Jesus of Nazareth
Wandering the steep and winding streets of Nazareth has been
a whirling dervish of wonder and fascination. It truly is a feast for the
senses — the streetscapes, the ornate building shapes, the reminiscent scent of
incense, of charcoaled meat smells...the chiming of the bells and the singsong
of Nazarenes conversing in the streets as if telling the most important story
ever told. Walking aimlessly through this place is the best way to find hidden
treasure. I was fortunate enough to find some when I noticed a little sign in a
gift shop window advertising ‘Ancient Bath House Tours’.

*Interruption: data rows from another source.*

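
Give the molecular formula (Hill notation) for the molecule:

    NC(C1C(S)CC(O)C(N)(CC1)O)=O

Heavy atoms from the SMILES: 8 C, 2 N, 3 O, 1 S.
Implicit hydrogens by atom environment:
  3 × C: 2 H each → 6
  3 × C: 1 H each → 3
  2 × C: no H
  2 × N: 2 H each → 4
  2 × O: 1 H each → 2
  1 × O: no H
  1 × S: 1 H
  Total hydrogens = 16.
Molecular formula: C8H16N2O3S

C8H16N2O3S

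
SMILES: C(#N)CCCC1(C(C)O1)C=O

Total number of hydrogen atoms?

Hydrogens are implicit in SMILES; fill each atom to its normal valence:
  3 × C: 2 H each → 6
  2 × C: 1 H each → 2
  2 × C: no H
  2 × O: no H
  1 × C: 3 H
  1 × N: no H
  Total hydrogens = 11.

11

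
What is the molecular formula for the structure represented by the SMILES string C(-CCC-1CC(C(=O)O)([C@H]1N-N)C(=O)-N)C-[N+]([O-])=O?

Heavy atoms from the SMILES: 10 C, 4 N, 5 O.
Implicit hydrogens by atom environment:
  5 × C: 2 H each → 10
  3 × C: no H
  3 × O: no H
  2 × C: 1 H each → 2
  2 × N: 2 H each → 4
  1 × N: 1 H
  1 × N (charge +1): no H
  1 × O: 1 H
  1 × O (charge -1): no H
  Total hydrogens = 18.
Molecular formula: C10H18N4O5

C10H18N4O5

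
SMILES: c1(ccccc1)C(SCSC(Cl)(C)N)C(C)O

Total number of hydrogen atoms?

18

Hydrogens are implicit in SMILES; fill each atom to its normal valence:
  5 × C (aromatic): 1 H each → 5
  2 × C: 3 H each → 6
  2 × C: 1 H each → 2
  2 × S: no H
  1 × C: 2 H
  1 × C: no H
  1 × C (aromatic): no H
  1 × Cl: no H
  1 × N: 2 H
  1 × O: 1 H
  Total hydrogens = 18.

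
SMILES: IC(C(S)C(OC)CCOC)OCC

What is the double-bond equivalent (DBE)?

Molecular formula from the SMILES: C9H19IO3S.
DoU = (2C + 2 + N − H − X)/2 = (2·9 + 2 + 0 − 19 − 1)/2 = 0/2 = 0.
(Structurally: 0 ring(s) + 0 π bond(s) = 0.)

0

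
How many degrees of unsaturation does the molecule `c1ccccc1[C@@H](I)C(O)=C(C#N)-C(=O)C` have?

Molecular formula from the SMILES: C12H10INO2.
DoU = (2C + 2 + N − H − X)/2 = (2·12 + 2 + 1 − 10 − 1)/2 = 16/2 = 8.
(Structurally: 1 ring(s) + 7 π bond(s) = 8.)

8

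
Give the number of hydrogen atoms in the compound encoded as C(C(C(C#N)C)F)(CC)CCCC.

20

Hydrogens are implicit in SMILES; fill each atom to its normal valence:
  4 × C: 2 H each → 8
  3 × C: 3 H each → 9
  3 × C: 1 H each → 3
  1 × C: no H
  1 × F: no H
  1 × N: no H
  Total hydrogens = 20.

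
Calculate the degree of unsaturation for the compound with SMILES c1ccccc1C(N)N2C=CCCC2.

6

Molecular formula from the SMILES: C12H16N2.
DoU = (2C + 2 + N − H − X)/2 = (2·12 + 2 + 2 − 16 − 0)/2 = 12/2 = 6.
(Structurally: 2 ring(s) + 4 π bond(s) = 6.)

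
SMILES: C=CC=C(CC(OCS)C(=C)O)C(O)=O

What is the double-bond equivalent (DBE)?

Molecular formula from the SMILES: C10H14O4S.
DoU = (2C + 2 + N − H − X)/2 = (2·10 + 2 + 0 − 14 − 0)/2 = 8/2 = 4.
(Structurally: 0 ring(s) + 4 π bond(s) = 4.)

4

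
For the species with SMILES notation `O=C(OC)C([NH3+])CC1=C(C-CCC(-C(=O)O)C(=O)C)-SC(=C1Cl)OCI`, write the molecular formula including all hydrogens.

C16H22ClINO6S+

Heavy atoms from the SMILES: 16 C, 1 Cl, 1 I, 1 N, 6 O, 1 S.
Implicit hydrogens by atom environment:
  5 × C: 2 H each → 10
  5 × O: no H
  4 × C (aromatic): no H
  3 × C: no H
  2 × C: 3 H each → 6
  2 × C: 1 H each → 2
  1 × Cl: no H
  1 × I: no H
  1 × N (charge +1): 3 H
  1 × O: 1 H
  1 × S (aromatic): no H
  Total hydrogens = 22.
Net charge +1.
Molecular formula: C16H22ClINO6S+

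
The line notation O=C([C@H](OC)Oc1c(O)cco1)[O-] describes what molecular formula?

C7H7O6-

Heavy atoms from the SMILES: 7 C, 6 O.
Implicit hydrogens by atom environment:
  3 × O: no H
  2 × C (aromatic): 1 H each → 2
  2 × C (aromatic): no H
  1 × C: 3 H
  1 × C: 1 H
  1 × C: no H
  1 × O: 1 H
  1 × O (aromatic): no H
  1 × O (charge -1): no H
  Total hydrogens = 7.
Net charge -1.
Molecular formula: C7H7O6-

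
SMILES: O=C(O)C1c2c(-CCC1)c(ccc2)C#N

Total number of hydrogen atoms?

11

Hydrogens are implicit in SMILES; fill each atom to its normal valence:
  3 × C: 2 H each → 6
  3 × C (aromatic): 1 H each → 3
  3 × C (aromatic): no H
  2 × C: no H
  1 × C: 1 H
  1 × N: no H
  1 × O: 1 H
  1 × O: no H
  Total hydrogens = 11.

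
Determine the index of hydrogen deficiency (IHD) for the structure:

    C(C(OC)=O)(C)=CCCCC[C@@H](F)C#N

Molecular formula from the SMILES: C11H16FNO2.
DoU = (2C + 2 + N − H − X)/2 = (2·11 + 2 + 1 − 16 − 1)/2 = 8/2 = 4.
(Structurally: 0 ring(s) + 4 π bond(s) = 4.)

4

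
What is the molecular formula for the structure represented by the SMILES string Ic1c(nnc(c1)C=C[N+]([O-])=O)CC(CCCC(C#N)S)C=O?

C14H15IN4O3S

Heavy atoms from the SMILES: 14 C, 1 I, 4 N, 3 O, 1 S.
Implicit hydrogens by atom environment:
  5 × C: 1 H each → 5
  4 × C: 2 H each → 8
  3 × C (aromatic): no H
  2 × N (aromatic): no H
  2 × O: no H
  1 × C (aromatic): 1 H
  1 × C: no H
  1 × I: no H
  1 × N: no H
  1 × N (charge +1): no H
  1 × O (charge -1): no H
  1 × S: 1 H
  Total hydrogens = 15.
Molecular formula: C14H15IN4O3S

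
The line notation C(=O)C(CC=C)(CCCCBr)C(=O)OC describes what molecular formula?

C11H17BrO3

Heavy atoms from the SMILES: 1 Br, 11 C, 3 O.
Implicit hydrogens by atom environment:
  6 × C: 2 H each → 12
  3 × O: no H
  2 × C: 1 H each → 2
  2 × C: no H
  1 × Br: no H
  1 × C: 3 H
  Total hydrogens = 17.
Molecular formula: C11H17BrO3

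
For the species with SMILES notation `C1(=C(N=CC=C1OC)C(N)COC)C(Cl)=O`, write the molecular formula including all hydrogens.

Heavy atoms from the SMILES: 10 C, 1 Cl, 2 N, 3 O.
Implicit hydrogens by atom environment:
  3 × C (aromatic): no H
  3 × O: no H
  2 × C: 3 H each → 6
  2 × C (aromatic): 1 H each → 2
  1 × C: 2 H
  1 × C: 1 H
  1 × C: no H
  1 × Cl: no H
  1 × N: 2 H
  1 × N (aromatic): no H
  Total hydrogens = 13.
Molecular formula: C10H13ClN2O3

C10H13ClN2O3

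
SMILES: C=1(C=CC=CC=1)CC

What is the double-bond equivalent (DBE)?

Molecular formula from the SMILES: C8H10.
DoU = (2C + 2 + N − H − X)/2 = (2·8 + 2 + 0 − 10 − 0)/2 = 8/2 = 4.
(Structurally: 1 ring(s) + 3 π bond(s) = 4.)

4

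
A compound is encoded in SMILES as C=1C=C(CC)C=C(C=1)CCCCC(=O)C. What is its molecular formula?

C14H20O

Heavy atoms from the SMILES: 14 C, 1 O.
Implicit hydrogens by atom environment:
  5 × C: 2 H each → 10
  4 × C (aromatic): 1 H each → 4
  2 × C: 3 H each → 6
  2 × C (aromatic): no H
  1 × C: no H
  1 × O: no H
  Total hydrogens = 20.
Molecular formula: C14H20O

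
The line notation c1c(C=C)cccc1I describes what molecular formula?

C8H7I

Heavy atoms from the SMILES: 8 C, 1 I.
Implicit hydrogens by atom environment:
  4 × C (aromatic): 1 H each → 4
  2 × C (aromatic): no H
  1 × C: 2 H
  1 × C: 1 H
  1 × I: no H
  Total hydrogens = 7.
Molecular formula: C8H7I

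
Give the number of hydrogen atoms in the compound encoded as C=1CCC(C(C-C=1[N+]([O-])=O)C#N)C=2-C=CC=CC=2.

Hydrogens are implicit in SMILES; fill each atom to its normal valence:
  5 × C (aromatic): 1 H each → 5
  3 × C: 2 H each → 6
  3 × C: 1 H each → 3
  2 × C: no H
  1 × C (aromatic): no H
  1 × N (charge +1): no H
  1 × N: no H
  1 × O: no H
  1 × O (charge -1): no H
  Total hydrogens = 14.

14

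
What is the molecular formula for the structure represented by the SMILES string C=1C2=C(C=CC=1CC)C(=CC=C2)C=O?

C13H12O

Heavy atoms from the SMILES: 13 C, 1 O.
Implicit hydrogens by atom environment:
  6 × C (aromatic): 1 H each → 6
  4 × C (aromatic): no H
  1 × C: 3 H
  1 × C: 2 H
  1 × C: 1 H
  1 × O: no H
  Total hydrogens = 12.
Molecular formula: C13H12O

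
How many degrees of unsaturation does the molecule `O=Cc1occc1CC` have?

Molecular formula from the SMILES: C7H8O2.
DoU = (2C + 2 + N − H − X)/2 = (2·7 + 2 + 0 − 8 − 0)/2 = 8/2 = 4.
(Structurally: 1 ring(s) + 3 π bond(s) = 4.)

4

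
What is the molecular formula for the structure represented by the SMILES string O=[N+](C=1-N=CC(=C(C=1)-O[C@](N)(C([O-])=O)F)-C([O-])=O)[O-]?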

Shortly after moving into this shop and renovating in 1993,
the owners uncovered the historic remains of an ancient Roman public bath
house. Their first clue was cracking a hole in a pipe on the other side of a
plastered wall (see photos below). They discovered a series of horizontal pipes
in the wall, identified as the same type of clay pipes found in other Roman Era
bath houses such as the ones in Pompeii and Cyprus (the pipes carried hot air
from an underground furnace). They next stumbled upon a sealed archway at the
back of an unused room. Wondering where this led, they started to excavate and
found a tunnel to a series of bath house rooms and their requisite engineering.

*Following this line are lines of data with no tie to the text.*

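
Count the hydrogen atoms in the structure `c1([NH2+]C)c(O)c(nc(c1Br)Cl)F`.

6

Hydrogens are implicit in SMILES; fill each atom to its normal valence:
  5 × C (aromatic): no H
  1 × Br: no H
  1 × C: 3 H
  1 × Cl: no H
  1 × F: no H
  1 × N (charge +1): 2 H
  1 × N (aromatic): no H
  1 × O: 1 H
  Total hydrogens = 6.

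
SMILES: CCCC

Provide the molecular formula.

Heavy atoms from the SMILES: 4 C.
Implicit hydrogens by atom environment:
  2 × C: 3 H each → 6
  2 × C: 2 H each → 4
  Total hydrogens = 10.
Molecular formula: C4H10

C4H10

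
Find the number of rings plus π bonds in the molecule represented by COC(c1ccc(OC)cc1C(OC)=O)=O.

6

Molecular formula from the SMILES: C11H12O5.
DoU = (2C + 2 + N − H − X)/2 = (2·11 + 2 + 0 − 12 − 0)/2 = 12/2 = 6.
(Structurally: 1 ring(s) + 5 π bond(s) = 6.)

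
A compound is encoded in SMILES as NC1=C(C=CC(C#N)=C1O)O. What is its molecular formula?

Heavy atoms from the SMILES: 7 C, 2 N, 2 O.
Implicit hydrogens by atom environment:
  4 × C (aromatic): no H
  2 × C (aromatic): 1 H each → 2
  2 × O: 1 H each → 2
  1 × C: no H
  1 × N: 2 H
  1 × N: no H
  Total hydrogens = 6.
Molecular formula: C7H6N2O2

C7H6N2O2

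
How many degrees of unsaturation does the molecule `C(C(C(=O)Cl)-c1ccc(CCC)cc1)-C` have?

Molecular formula from the SMILES: C13H17ClO.
DoU = (2C + 2 + N − H − X)/2 = (2·13 + 2 + 0 − 17 − 1)/2 = 10/2 = 5.
(Structurally: 1 ring(s) + 4 π bond(s) = 5.)

5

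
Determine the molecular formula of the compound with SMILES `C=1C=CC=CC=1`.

C6H6

Heavy atoms from the SMILES: 6 C.
Implicit hydrogens by atom environment:
  6 × C (aromatic): 1 H each → 6
  Total hydrogens = 6.
Molecular formula: C6H6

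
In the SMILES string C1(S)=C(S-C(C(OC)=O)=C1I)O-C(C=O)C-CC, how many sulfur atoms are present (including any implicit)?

2

The symbol for sulfur appears 2 times in the SMILES.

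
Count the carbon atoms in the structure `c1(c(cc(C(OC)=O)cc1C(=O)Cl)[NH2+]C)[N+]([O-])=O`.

10

The symbol for carbon appears 10 times in the SMILES. Lowercase c denotes aromatic carbon and counts toward C.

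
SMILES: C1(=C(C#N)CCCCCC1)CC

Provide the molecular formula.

C11H17N

Heavy atoms from the SMILES: 11 C, 1 N.
Implicit hydrogens by atom environment:
  7 × C: 2 H each → 14
  3 × C: no H
  1 × C: 3 H
  1 × N: no H
  Total hydrogens = 17.
Molecular formula: C11H17N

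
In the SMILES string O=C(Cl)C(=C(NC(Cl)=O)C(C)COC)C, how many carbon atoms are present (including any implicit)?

9

The symbol for carbon appears 9 times in the SMILES. (Cl is a single chlorine, not C + l.)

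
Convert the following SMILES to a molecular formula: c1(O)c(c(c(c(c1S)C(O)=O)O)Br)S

Heavy atoms from the SMILES: 1 Br, 7 C, 4 O, 2 S.
Implicit hydrogens by atom environment:
  6 × C (aromatic): no H
  3 × O: 1 H each → 3
  2 × S: 1 H each → 2
  1 × Br: no H
  1 × C: no H
  1 × O: no H
  Total hydrogens = 5.
Molecular formula: C7H5BrO4S2

C7H5BrO4S2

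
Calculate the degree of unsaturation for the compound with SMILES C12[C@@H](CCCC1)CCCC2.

Molecular formula from the SMILES: C10H18.
DoU = (2C + 2 + N − H − X)/2 = (2·10 + 2 + 0 − 18 − 0)/2 = 4/2 = 2.
(Structurally: 2 ring(s) + 0 π bond(s) = 2.)

2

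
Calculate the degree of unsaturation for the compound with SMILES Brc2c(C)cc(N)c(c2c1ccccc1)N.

8

Molecular formula from the SMILES: C13H13BrN2.
DoU = (2C + 2 + N − H − X)/2 = (2·13 + 2 + 2 − 13 − 1)/2 = 16/2 = 8.
(Structurally: 2 ring(s) + 6 π bond(s) = 8.)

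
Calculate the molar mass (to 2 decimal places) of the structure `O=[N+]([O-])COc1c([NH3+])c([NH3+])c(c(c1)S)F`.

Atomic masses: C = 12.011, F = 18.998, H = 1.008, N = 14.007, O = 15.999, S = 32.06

Molecular formula: [C7H10FN3O3S]2+.
M = 7×12.011 + 1×18.998 + 10×1.008 + 3×14.007 + 3×15.999 + 1×32.06 = 235.23 g/mol.

235.23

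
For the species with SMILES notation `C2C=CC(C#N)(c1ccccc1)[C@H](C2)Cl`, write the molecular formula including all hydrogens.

C13H12ClN

Heavy atoms from the SMILES: 13 C, 1 Cl, 1 N.
Implicit hydrogens by atom environment:
  5 × C (aromatic): 1 H each → 5
  3 × C: 1 H each → 3
  2 × C: 2 H each → 4
  2 × C: no H
  1 × C (aromatic): no H
  1 × Cl: no H
  1 × N: no H
  Total hydrogens = 12.
Molecular formula: C13H12ClN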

According to my tour guide and shop owner, Elias, the site’s artifacts have
been carbon dated by experts to around 100 BCE. It is also apparently the only
bath house remains in Nazareth.
My guide spent a great deal of the tour justifying the
'facts’ and emphasising the expert advice of scientists on the dates and
significance of the find — me thought the man did doth protest a little too
much — to substantiate the claim that Jesus would have most likely have bathed
here. The great noteworthiness being that I was in fact sitting in a room once
inhabited by the great man himself.
Even if it were the case that I was in the same place of an
undoubtedly important historical figure, or even if I was able to touch his
shroud or the wood of his cross or any other religious sentimentalism that
inspires people of religious faith, I don’t really get the
religious-supernatural significance. And besides, I did that much walking
around Nazareth today that I'm sure to have walked in Jesus footsteps, at least
twice.
I am in fact touched by the story of Jesus, well a realist
version of the story anyhow. It is a great story. And being here in this land
that he is supposed to have lived touches my imagination and transports me
through time. But so does being here amongst the standing and fallen remains of
thousands of years of civilisation, sifting through the layers of historical
narratives. It brings to life something that only existed in the abstract. And
I’m very grateful to Elias for telling a compelling and heartfelt story, even
if it might have been embellished and constructed just a little. It doesn’t
matter. Like a well made film, we suspend our disbelief for the benefit of
complete immersion in something positively transformative.